Hostile Bias Modification Training
Hostile Bias Modification Training (HBMT) is a technique in which the trainees were exposed to three types of word fragments: ambiguous, aggressive and non-aggressive.
- Ambiguous fragments, which could form both aggressive or non-aggressive words. For instance, KI_ _ could become KILL or KIND.
- Aggressive fragments, which can only form only aggressive words. For instance, W_ _PON can be used to form WEAPON.
- Non-aggressive fragments can only form non-aggressive words. For instance, FR_ END can be used to form FRIEND.
For this study, the participants were asked to form only non-aggressive words. They were told not to respond if they could not think of a non-aggressive word. The results of the study showed that after 24 to 46 hours, the participants were less hostile and showed lower levels of aggression and anger.

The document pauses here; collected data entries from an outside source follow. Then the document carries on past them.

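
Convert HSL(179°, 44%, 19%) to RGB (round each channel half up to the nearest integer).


H=179°, S=0.44, L=0.19
C = (1-|2L-1|)×S = (1-|-0.62|)×0.44 = 0.1672
H' = H/60 = 179/60 ≈ 2.9833; X = C×(1-|H' mod 2 - 1|) ≈ 0.1644
m = L - C/2 = 0.19 - 0.0836 = 0.1064
Sector ⌊H'⌋ = 2 → (R',G',B') = (0.0, 0.1672, ≈0.1644)
RGB = ((R'+m)×255, (G'+m)×255, (B'+m)×255) = (27.132, 69.768, 69.0574)
Round half up → RGB(27, 70, 69)


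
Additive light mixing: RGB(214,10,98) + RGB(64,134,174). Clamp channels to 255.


Additive: each channel = min(255, C₁+C₂)
R: 214+64 = 278 → 255
G: 10+134 = 144 → 144
B: 98+174 = 272 → 255
= RGB(255, 144, 255)


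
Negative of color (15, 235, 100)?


Invert: (255-R, 255-G, 255-B)
R: 255-15 = 240
G: 255-235 = 20
B: 255-100 = 155
= RGB(240, 20, 155)


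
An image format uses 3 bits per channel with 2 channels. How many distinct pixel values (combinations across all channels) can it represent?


Total bits = 3 bits/channel × 2 channels = 6 bits
Distinct pixel values = 2^6
= 64 pixel values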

While this training needs to be studied further before we could benefit from it in our day to day lives, here are some other basic tools that are currently recommended to help control anger:
1. Walk away
It is probably not the easiest way to respond to a situation that is making you angry but a great way of refraining yourself from saying something in the heat of the moment which you might regret later. Whenever you get angry, walk out of that room and go to a secluded place. Take your time, breathe in and think about the consequences and harm that your words can cause. Once you are calm, speak up about your thoughts, concerns and needs in an assertive about calm manner.
2. Mind your words
When you are angry, you tend to say things in a disrespectful way. Try not to use the words that belittle or criticize the other person or put complete blame on them. Do not use words like “never” or “always” in your argument as your choice of words can make a lot of difference. Adopt a problem-solving attitude; instead of pointing of what is wrong, make a suggestion for the future. For instance, rather than saying “you always come late”, you can say “I would appreciate you coming a little early next time”.
3. Music therapy
Music has the power to change our mood within minutes. Music has a calming and soothing effect on the mind, making us feel relaxed. Music has been used as a potent tool by various psychiatrists for the management of anger in people. A study published in the journal Sage in 2015 stated that people who received music therapy in their anger management program had better coping skills as compared to those who got regular anger management therapy.
4. Relaxation exercises
Whenever you get angry, remove yourself from the situation and practise simple relaxation techniques, such as deep breathing or meditation for 10 minutes and if possible, some simple yoga asanas. Yoga will help calm your mind and centre your thoughts. You may even find other techniques like going for a walk in the park or colouring to be more suitable for you.
5. Let things go
You may never be able to find peace if you hold grudges. If you don’t forgive the people who angered you, you may feel angry all the time and it could affect other, unrelated aspects of your life as well. Hash out the issue, express your feeling, try to resolve the negative feelings and eventually forgive these people. This act of forgiveness could also strengthen your relationship with your loved ones.